Why: Dough becomes fragile after the mixing. Letting it rest will make it easier to fold and form. You can confirm this by doing a “windowpane test” after the rest vs immediately after mixing.
Step 6: Dividing
How: Transfer to a surface. Cut into 6 evenly weighted pieces. Roll each piece into a tightly skinned ball. You can use a light dusting of flour if needed to make the balls. Cover the pieces of dough, and let rest for another 5–10 minutes
Why: We will be making 2x challahs. Each will be a 3 strand braid. We are trying to keep the hydration on the dough high, so avoid using too much flour during the shaping process.
Step 7: Shaping
How: Roll the dough balls into long battard shapes. There are many ways to do this, but a baguette shaping video will be helpful. For one Challah you have 6 strands. Braid them following just about any 3 strand braid technique. Transfer to a lightly floured silicon baking pad or parchment paper on a cookie sheet.

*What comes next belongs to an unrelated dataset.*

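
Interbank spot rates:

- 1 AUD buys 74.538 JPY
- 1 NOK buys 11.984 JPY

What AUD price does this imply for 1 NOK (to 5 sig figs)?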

Why: I don’t know why Challahs are braided, but it does look nice! Edit: A twitter follower says Challah braiding allows for easy tearing post bake. Interesting indeed. Braiding is good for sharing!
Step 8: LONG RISE
How: Cover the challahs with plastic wrap. Be careful of the wrap sticking. Either a light dusting of flour or olive oil will help. The wrap should also be loose but airtight. Rise for 2 hours!
Why: These challahs are going to rise a LOT. The Tangzhong and gluten will allow them to stretch without collapsing. By keeping it under wraps, we avoid the skins of the doughs from drying out
Step 9: Egg wash
How: Beat one large egg wish a pinch of salt. Brush the egg was on the challah. Some people do it twice.
Why: The egg wash will keep the exterior of the challah softer and a nice golden brown
Step 10: Baking!
How: Pre-heat the oven to 350 degrees. Boil a pot of water. Roll two clean kitchen towels and place them in a small baking loaf tray. When the oven is hot, pour the boiling water onto the towels and place into the oven on a lower rack. Once the steaming towels are in the oven, slide the challahs onto the rack above them.
Why: Steam will allow the skin of the challah to stay moist, thereby allowing for even more expansion of the bread. This is usually not “needed” for egg-washed doughts, but we want all the fluffy goodness we can get!
Step 11: Cooling
How: Remove the towel tray after 10 minutes. Continue to bake the challah for a total of 30 minutes. Feel free to rotate halfway through. Remove. Put on a cooling rack. Rest for 30 minutes before slicing!
Why: If you slice the challah right from the oven, it will be a mushy mess.